Microservices – How to Structure in Your Repository

Architecturemicroservicesrepositoryrepository-pattern

I am assigned to a project where we have about 20 micro-services. Each of them is in a separate repository without any references to any other, apart from one Nuget package where we maintain some generic code like math functions. Each service reference the others by endpoints.

The advantage of this is:

  • Each service is highly independent. (In reality this point is up for discussion, as a change to the API of one service is likely to effect multiple others)

  • Best practice – according to people I have talked to

The disadvantage are:

  • No code re-use.

  • The some DTO objects are defined multiple times (maybe up to 10ish)

  • Each ServiceCommunication helper class that wraps the endpoints of a service for ease of use are duplicated multiple times, once for each repo.

  • API changes are hard to keep track of, often we see the failure in Test/Production

I think the following is a better way to structure the project:
One repo.
Each micro-service provides a Server.Communication helper class that wraps the endpoinds and a selection Server.Dto types which the Server.Communication class returns from its API calls. If an other service whishes to use it, it will include this.

I hope I explained the problem well enough. Is this a better solution that will address some of my issues or will I end up creating unforeseen problems?

Best Answer

No code reuse is usually understood as a selling point for microservices!

  • the microservices can be developed and deployed independently
  • different microservices can use different technologies, in particular different programming languages

If this does not seem like an advantage – in particular if all microservices are developed by one team, using one technology stack, and deployed together – then maybe you don't need microservices, but a set of libraries. And you could maintain all libraries/services within one monorepo.

If we ignore any scalability arguments for a moment, libraries are vastly preferable over microservices. A microservice API is effectively dynamically typed, which can be a source of errors – just as you experienced. In contrast, library APIs are usually statically typed, which can prevent a whole class of errors via compile-time type checking. Also, Intellisense is nice. Libraries that run within the same process tend to be much easier to use than distributed systems, which have their own challenges especially around network failures, consistency, and distributed transactions.

Using a microservice architecture means that you accept these drawbacks because microservices allow you to address even bigger problems, such as organizational scalability (let different teams develop and deploy their services independently) and technical scalability (scale different parts of the system separately).

There is possible middle ground between libraries and microservices that can make your life a bit easier.

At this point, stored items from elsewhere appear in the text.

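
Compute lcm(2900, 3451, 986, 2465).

2900 = 2^2 × 5^2 × 29
3451 = 7 × 17 × 29
986 = 2 × 17 × 29
2465 = 5 × 17 × 29
LCM(2900, 3451, 986, 2465) = 2^2 × 5^2 × 7 × 17 × 29 = 345100.

345100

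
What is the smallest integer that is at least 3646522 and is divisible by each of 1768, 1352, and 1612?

The integer must be a common multiple of 1768, 1352, and 1612, so a multiple of their LCM.
1768 = 2^3 × 13 × 17
1352 = 2^3 × 13^2
1612 = 2^2 × 13 × 31
LCM(1768, 1352, 1612) = 2^3 × 13^2 × 17 × 31 = 712504.
Smallest multiple of 712504 that is ≥ 3646522: ⌈3646522/712504⌉ × 712504 = 6 × 712504 = 4275024.

4275024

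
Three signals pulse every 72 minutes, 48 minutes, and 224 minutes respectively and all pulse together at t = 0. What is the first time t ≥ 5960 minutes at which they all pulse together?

6048 minutes

Joint pulses occur at multiples of LCM(72, 48, 224).
72 = 2^3 × 3^2
48 = 2^4 × 3
224 = 2^5 × 7
LCM(72, 48, 224) = 2^5 × 3^2 × 7 = 2016.
Smallest multiple of 2016 that is ≥ 5960: ⌈5960/2016⌉ × 2016 = 3 × 2016 = 6048.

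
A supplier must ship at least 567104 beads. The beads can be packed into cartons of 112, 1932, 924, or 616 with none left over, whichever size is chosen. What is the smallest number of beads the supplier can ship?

The number of beads must be a common multiple of 112, 1932, 924, and 616, so a multiple of their LCM.
112 = 2^4 × 7
1932 = 2^2 × 3 × 7 × 23
924 = 2^2 × 3 × 7 × 11
616 = 2^3 × 7 × 11
LCM(112, 1932, 924, 616) = 2^4 × 3 × 7 × 11 × 23 = 85008.
Smallest multiple of 85008 that is ≥ 567104: ⌈567104/85008⌉ × 85008 = 7 × 85008 = 595056.

595056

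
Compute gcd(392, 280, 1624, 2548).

28

392 = 2^3 × 7^2
280 = 2^3 × 5 × 7
1624 = 2^3 × 7 × 29
2548 = 2^2 × 7^2 × 13
gcd(392, 280, 1624, 2548) = 2^2 × 7 = 28.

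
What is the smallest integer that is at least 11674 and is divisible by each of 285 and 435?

16530

The integer must be a common multiple of 285 and 435, so a multiple of their LCM.
285 = 3 × 5 × 19
435 = 3 × 5 × 29
LCM(285, 435) = 3 × 5 × 19 × 29 = 8265.
Smallest multiple of 8265 that is ≥ 11674: ⌈11674/8265⌉ × 8265 = 2 × 8265 = 16530.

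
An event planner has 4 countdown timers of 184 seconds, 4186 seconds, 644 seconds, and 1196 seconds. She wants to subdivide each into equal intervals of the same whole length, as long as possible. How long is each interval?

The interval must divide each timer length; the longest such is the gcd.
184 = 2^3 × 23
4186 = 2 × 7 × 13 × 23
644 = 2^2 × 7 × 23
1196 = 2^2 × 13 × 23
gcd(184, 4186, 644, 1196) = 2 × 23 = 46.

46 seconds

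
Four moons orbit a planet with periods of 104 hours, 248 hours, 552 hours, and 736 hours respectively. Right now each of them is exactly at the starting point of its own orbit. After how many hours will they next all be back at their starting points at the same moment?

889824 hours

They coincide at every common multiple of the periods; the first is the LCM.
104 = 2^3 × 13
248 = 2^3 × 31
552 = 2^3 × 3 × 23
736 = 2^5 × 23
LCM(104, 248, 552, 736) = 2^5 × 3 × 13 × 23 × 31 = 889824.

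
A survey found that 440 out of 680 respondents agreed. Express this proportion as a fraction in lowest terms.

440 = 2^3 × 5 × 11
680 = 2^3 × 5 × 17
gcd(440, 680) = 2^3 × 5 = 40.
Divide numerator and denominator by 40: 440/680 = 11/17.

11/17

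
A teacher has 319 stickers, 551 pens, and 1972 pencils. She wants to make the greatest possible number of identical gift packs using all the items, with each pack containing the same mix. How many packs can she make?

The pack count must divide each quantity, so the greatest is gcd(319, 551, 1972).
319 = 11 × 29
551 = 19 × 29
1972 = 2^2 × 17 × 29
gcd(319, 551, 1972) = 29.

29 packs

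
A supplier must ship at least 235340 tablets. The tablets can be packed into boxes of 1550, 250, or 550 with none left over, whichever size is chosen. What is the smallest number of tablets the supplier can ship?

255750

The number of tablets must be a common multiple of 1550, 250, and 550, so a multiple of their LCM.
1550 = 2 × 5^2 × 31
250 = 2 × 5^3
550 = 2 × 5^2 × 11
LCM(1550, 250, 550) = 2 × 5^3 × 11 × 31 = 85250.
Smallest multiple of 85250 that is ≥ 235340: ⌈235340/85250⌉ × 85250 = 3 × 85250 = 255750.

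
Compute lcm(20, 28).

140

20 = 2^2 × 5
28 = 2^2 × 7
LCM(20, 28) = 2^2 × 5 × 7 = 140.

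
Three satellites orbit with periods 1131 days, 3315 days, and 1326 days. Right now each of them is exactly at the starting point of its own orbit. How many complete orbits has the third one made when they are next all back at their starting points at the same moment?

They are all back at their starting positions together after one LCM of the periods.
1131 = 3 × 13 × 29
3315 = 3 × 5 × 13 × 17
1326 = 2 × 3 × 13 × 17
LCM(1131, 3315, 1326) = 2 × 3 × 5 × 13 × 17 × 29 = 192270.
Orbits for period 1326: 192270 / 1326 = 145.

145 orbits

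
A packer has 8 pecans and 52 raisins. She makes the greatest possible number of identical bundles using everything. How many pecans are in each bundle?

2

Number of bundles = gcd(8, 52).
8 = 2^3
52 = 2^2 × 13
gcd(8, 52) = 2^2 = 4.
pecans per bundle = 8 / 4 = 2.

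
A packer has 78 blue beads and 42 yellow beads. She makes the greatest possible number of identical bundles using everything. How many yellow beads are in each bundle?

7

Number of bundles = gcd(78, 42).
78 = 2 × 3 × 13
42 = 2 × 3 × 7
gcd(78, 42) = 2 × 3 = 6.
yellow beads per bundle = 42 / 6 = 7.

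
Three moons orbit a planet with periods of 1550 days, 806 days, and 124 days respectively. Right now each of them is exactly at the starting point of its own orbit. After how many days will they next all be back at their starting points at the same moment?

40300 days

We need the least common multiple of the intervals.
1550 = 2 × 5^2 × 31
806 = 2 × 13 × 31
124 = 2^2 × 31
LCM(1550, 806, 124) = 2^2 × 5^2 × 13 × 31 = 40300.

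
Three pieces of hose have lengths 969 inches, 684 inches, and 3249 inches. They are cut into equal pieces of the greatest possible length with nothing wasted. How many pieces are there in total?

86

Piece length = gcd(969, 684, 3249).
969 = 3 × 17 × 19
684 = 2^2 × 3^2 × 19
3249 = 3^2 × 19^2
gcd(969, 684, 3249) = 3 × 19 = 57.
Total pieces = 969/57 + 684/57 + 3249/57 = 17 + 12 + 57 = 86.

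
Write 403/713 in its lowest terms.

13/23

403 = 13 × 31
713 = 23 × 31
gcd(403, 713) = 31.
Divide numerator and denominator by 31: 403/713 = 13/23.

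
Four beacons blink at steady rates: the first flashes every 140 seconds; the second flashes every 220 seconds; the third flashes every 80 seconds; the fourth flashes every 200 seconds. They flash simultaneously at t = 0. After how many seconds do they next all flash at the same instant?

We need the least common multiple of the intervals.
140 = 2^2 × 5 × 7
220 = 2^2 × 5 × 11
80 = 2^4 × 5
200 = 2^3 × 5^2
LCM(140, 220, 80, 200) = 2^4 × 5^2 × 7 × 11 = 30800.

30800 seconds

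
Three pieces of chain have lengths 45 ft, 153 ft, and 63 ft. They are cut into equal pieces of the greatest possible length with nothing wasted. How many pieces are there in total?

29

Piece length = gcd(45, 153, 63).
45 = 3^2 × 5
153 = 3^2 × 17
63 = 3^2 × 7
gcd(45, 153, 63) = 3^2 = 9.
Total pieces = 45/9 + 153/9 + 63/9 = 5 + 17 + 7 = 29.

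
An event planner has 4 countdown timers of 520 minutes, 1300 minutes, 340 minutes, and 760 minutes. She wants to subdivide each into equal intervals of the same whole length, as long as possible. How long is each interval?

The interval must divide each timer length; the longest such is the gcd.
520 = 2^3 × 5 × 13
1300 = 2^2 × 5^2 × 13
340 = 2^2 × 5 × 17
760 = 2^3 × 5 × 19
gcd(520, 1300, 340, 760) = 2^2 × 5 = 20.

20 minutes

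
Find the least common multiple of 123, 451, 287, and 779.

179949

123 = 3 × 41
451 = 11 × 41
287 = 7 × 41
779 = 19 × 41
LCM(123, 451, 287, 779) = 3 × 7 × 11 × 19 × 41 = 179949.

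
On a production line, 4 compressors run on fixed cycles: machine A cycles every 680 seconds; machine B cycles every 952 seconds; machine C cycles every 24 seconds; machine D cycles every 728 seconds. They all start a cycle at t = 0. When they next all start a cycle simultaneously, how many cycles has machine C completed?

They are all back at their starting positions together after one LCM of the periods.
680 = 2^3 × 5 × 17
952 = 2^3 × 7 × 17
24 = 2^3 × 3
728 = 2^3 × 7 × 13
LCM(680, 952, 24, 728) = 2^3 × 3 × 5 × 7 × 13 × 17 = 185640.
Cycles for period 24: 185640 / 24 = 7735.

7735 cycles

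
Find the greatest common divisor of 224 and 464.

224 = 2^5 × 7
464 = 2^4 × 29
gcd(224, 464) = 2^4 = 16.

16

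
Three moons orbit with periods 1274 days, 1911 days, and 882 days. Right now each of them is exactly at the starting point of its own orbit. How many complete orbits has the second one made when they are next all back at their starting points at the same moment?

6 orbits

The first common completion time is the LCM of the periods.
1274 = 2 × 7^2 × 13
1911 = 3 × 7^2 × 13
882 = 2 × 3^2 × 7^2
LCM(1274, 1911, 882) = 2 × 3^2 × 7^2 × 13 = 11466.
Orbits for period 1911: 11466 / 1911 = 6.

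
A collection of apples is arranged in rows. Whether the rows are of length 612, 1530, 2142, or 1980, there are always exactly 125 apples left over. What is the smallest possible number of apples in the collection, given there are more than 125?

235745

N − 125 must be a common multiple of 612, 1530, 2142, and 1980.
612 = 2^2 × 3^2 × 17
1530 = 2 × 3^2 × 5 × 17
2142 = 2 × 3^2 × 7 × 17
1980 = 2^2 × 3^2 × 5 × 11
LCM(612, 1530, 2142, 1980) = 2^2 × 3^2 × 5 × 7 × 11 × 17 = 235620.
Smallest N > 125 is LCM + 125 = 235620 + 125 = 235745.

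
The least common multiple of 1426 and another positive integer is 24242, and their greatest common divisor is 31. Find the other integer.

gcd × lcm = product of the two integers, so the other integer is (31 × 24242) / 1426 = 527.

527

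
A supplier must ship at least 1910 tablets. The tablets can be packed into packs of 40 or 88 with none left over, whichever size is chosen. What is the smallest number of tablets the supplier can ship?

2200

The number of tablets must be a common multiple of 40 and 88, so a multiple of their LCM.
40 = 2^3 × 5
88 = 2^3 × 11
LCM(40, 88) = 2^3 × 5 × 11 = 440.
Smallest multiple of 440 that is ≥ 1910: ⌈1910/440⌉ × 440 = 5 × 440 = 2200.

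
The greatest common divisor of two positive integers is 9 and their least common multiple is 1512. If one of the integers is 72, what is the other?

189

For two integers, gcd × lcm = product, so the other is (9 × 1512) / 72 = 13608 / 72 = 189.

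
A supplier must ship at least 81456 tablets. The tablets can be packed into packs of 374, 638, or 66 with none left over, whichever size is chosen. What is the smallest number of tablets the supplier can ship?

97614

The number of tablets must be a common multiple of 374, 638, and 66, so a multiple of their LCM.
374 = 2 × 11 × 17
638 = 2 × 11 × 29
66 = 2 × 3 × 11
LCM(374, 638, 66) = 2 × 3 × 11 × 17 × 29 = 32538.
Smallest multiple of 32538 that is ≥ 81456: ⌈81456/32538⌉ × 32538 = 3 × 32538 = 97614.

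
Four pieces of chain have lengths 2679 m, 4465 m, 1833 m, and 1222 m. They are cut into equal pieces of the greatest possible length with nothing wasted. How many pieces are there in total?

Piece length = gcd(2679, 4465, 1833, 1222).
2679 = 3 × 19 × 47
4465 = 5 × 19 × 47
1833 = 3 × 13 × 47
1222 = 2 × 13 × 47
gcd(2679, 4465, 1833, 1222) = 47.
Total pieces = 2679/47 + 4465/47 + 1833/47 + 1222/47 = 57 + 95 + 39 + 26 = 217.

217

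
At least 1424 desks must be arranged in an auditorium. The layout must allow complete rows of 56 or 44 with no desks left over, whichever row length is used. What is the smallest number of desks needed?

The number of desks must be a common multiple of 56 and 44, so a multiple of their LCM.
56 = 2^3 × 7
44 = 2^2 × 11
LCM(56, 44) = 2^3 × 7 × 11 = 616.
Smallest multiple of 616 that is ≥ 1424: ⌈1424/616⌉ × 616 = 3 × 616 = 1848.

1848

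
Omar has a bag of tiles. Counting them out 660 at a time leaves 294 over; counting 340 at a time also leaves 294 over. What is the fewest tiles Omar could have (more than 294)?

11514

N − 294 must be a common multiple of 660 and 340.
660 = 2^2 × 3 × 5 × 11
340 = 2^2 × 5 × 17
LCM(660, 340) = 2^2 × 3 × 5 × 11 × 17 = 11220.
Smallest N > 294 is LCM + 294 = 11220 + 294 = 11514.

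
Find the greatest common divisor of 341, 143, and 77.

11

341 = 11 × 31
143 = 11 × 13
77 = 7 × 11
gcd(341, 143, 77) = 11.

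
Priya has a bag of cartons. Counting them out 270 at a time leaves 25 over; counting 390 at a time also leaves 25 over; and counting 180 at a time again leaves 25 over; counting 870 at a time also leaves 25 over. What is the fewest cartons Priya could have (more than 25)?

203605

N − 25 must be a common multiple of 270, 390, 180, and 870.
270 = 2 × 3^3 × 5
390 = 2 × 3 × 5 × 13
180 = 2^2 × 3^2 × 5
870 = 2 × 3 × 5 × 29
LCM(270, 390, 180, 870) = 2^2 × 3^3 × 5 × 13 × 29 = 203580.
Smallest N > 25 is LCM + 25 = 203580 + 25 = 203605.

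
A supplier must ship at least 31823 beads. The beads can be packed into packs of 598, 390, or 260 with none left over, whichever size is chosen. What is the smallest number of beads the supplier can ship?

35880

The number of beads must be a common multiple of 598, 390, and 260, so a multiple of their LCM.
598 = 2 × 13 × 23
390 = 2 × 3 × 5 × 13
260 = 2^2 × 5 × 13
LCM(598, 390, 260) = 2^2 × 3 × 5 × 13 × 23 = 17940.
Smallest multiple of 17940 that is ≥ 31823: ⌈31823/17940⌉ × 17940 = 2 × 17940 = 35880.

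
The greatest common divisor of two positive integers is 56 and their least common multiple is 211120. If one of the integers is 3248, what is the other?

3640

For two integers, gcd × lcm = product, so the other is (56 × 211120) / 3248 = 11822720 / 3248 = 3640.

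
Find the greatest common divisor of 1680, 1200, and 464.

16

1680 = 2^4 × 3 × 5 × 7
1200 = 2^4 × 3 × 5^2
464 = 2^4 × 29
gcd(1680, 1200, 464) = 2^4 = 16.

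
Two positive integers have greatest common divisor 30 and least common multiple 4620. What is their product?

138600

For any two positive integers, gcd × lcm = product = 30 × 4620 = 138600.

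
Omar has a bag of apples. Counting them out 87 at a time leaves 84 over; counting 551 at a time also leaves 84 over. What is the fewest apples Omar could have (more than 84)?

N − 84 must be a common multiple of 87 and 551.
87 = 3 × 29
551 = 19 × 29
LCM(87, 551) = 3 × 19 × 29 = 1653.
Smallest N > 84 is LCM + 84 = 1653 + 84 = 1737.

1737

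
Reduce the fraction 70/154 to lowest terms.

70 = 2 × 5 × 7
154 = 2 × 7 × 11
gcd(70, 154) = 2 × 7 = 14.
Divide numerator and denominator by 14: 70/154 = 5/11.

5/11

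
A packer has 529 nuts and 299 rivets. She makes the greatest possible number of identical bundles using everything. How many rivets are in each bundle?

13

Number of bundles = gcd(529, 299).
529 = 23^2
299 = 13 × 23
gcd(529, 299) = 23.
rivets per bundle = 299 / 23 = 13.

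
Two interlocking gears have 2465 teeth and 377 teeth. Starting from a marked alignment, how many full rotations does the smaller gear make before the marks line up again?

The first common completion time is the LCM of the periods.
2465 = 5 × 17 × 29
377 = 13 × 29
LCM(2465, 377) = 5 × 13 × 17 × 29 = 32045.
Rotations for period 377: 32045 / 377 = 85.

85 rotations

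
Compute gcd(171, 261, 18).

9

171 = 3^2 × 19
261 = 3^2 × 29
18 = 2 × 3^2
gcd(171, 261, 18) = 3^2 = 9.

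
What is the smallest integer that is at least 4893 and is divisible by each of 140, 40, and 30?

5040

The integer must be a common multiple of 140, 40, and 30, so a multiple of their LCM.
140 = 2^2 × 5 × 7
40 = 2^3 × 5
30 = 2 × 3 × 5
LCM(140, 40, 30) = 2^3 × 3 × 5 × 7 = 840.
Smallest multiple of 840 that is ≥ 4893: ⌈4893/840⌉ × 840 = 6 × 840 = 5040.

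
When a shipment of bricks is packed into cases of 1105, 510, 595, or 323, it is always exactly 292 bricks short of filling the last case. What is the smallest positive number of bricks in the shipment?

Being 292 short of a full case of size k means N ≡ −292 (mod k), i.e. N + 292 is a multiple of each size.
1105 = 5 × 13 × 17
510 = 2 × 3 × 5 × 17
595 = 5 × 7 × 17
323 = 17 × 19
LCM(1105, 510, 595, 323) = 2 × 3 × 5 × 7 × 13 × 17 × 19 = 881790.
Smallest positive N is 881790 − 292 = 881498.

881498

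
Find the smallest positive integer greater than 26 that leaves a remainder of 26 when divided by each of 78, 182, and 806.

N − 26 must be a common multiple of 78, 182, and 806.
78 = 2 × 3 × 13
182 = 2 × 7 × 13
806 = 2 × 13 × 31
LCM(78, 182, 806) = 2 × 3 × 7 × 13 × 31 = 16926.
Smallest N > 26 is LCM + 26 = 16926 + 26 = 16952.

16952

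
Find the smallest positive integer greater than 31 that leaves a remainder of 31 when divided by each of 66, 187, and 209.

N − 31 must be a common multiple of 66, 187, and 209.
66 = 2 × 3 × 11
187 = 11 × 17
209 = 11 × 19
LCM(66, 187, 209) = 2 × 3 × 11 × 17 × 19 = 21318.
Smallest N > 31 is LCM + 31 = 21318 + 31 = 21349.

21349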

For example, a microservice can provide a client library for connecting to that microservice. This library handles connection details and provides a set of data transfer objects. If designed correctly, older library versions are still able to interact with newer versions of the microservice, which allows them to be updated somewhat independently. However, this requires that all users of that microservice use the same programming language, and that these users can upgrade their client library within a reasonable time frame. Such an approach may be useful for a team that started using microservices without understanding the implications, but is usually not viable if you are using microservices for their organizational scalability benefits.

A milder version of this is to use a service description language that provides a language-agnostic API definition. Clients can then use code generation tools to generate DTOs and connection libraries in their programming language. This successfully decouples the services from another, while avoiding the possibility of API mismatch errors. Having to work in this service description language also makes it more difficult to accidentally break backwards compatibility. But it does require you to learn additional tools, and the generated code can be awkward to use. This is usually the way to go in more enterprisey environments.

You may also be able to apply advanced testing methods to rule out API mismatch, e.g. record/replay integration tests: first, you run a client's test cases against a real microservice and record the requests and responses. The artifact of this recording is shared by the client and the microservice. The recordings can then be used in the client tests to provide a mock microservice that replays the canned responses. The recordings are also used by the microservice to verify that the service continues to provide the same responses. Unfortunately, updating these recordings to account for changes can be difficult. The recordings can also be very fragile, e.g. if irrelevant metadata like exact dates is not sanitized. I'm currently working on transitioning a similar test suite, but the fragility of depending on exact recorded responses makes this incredibly hard.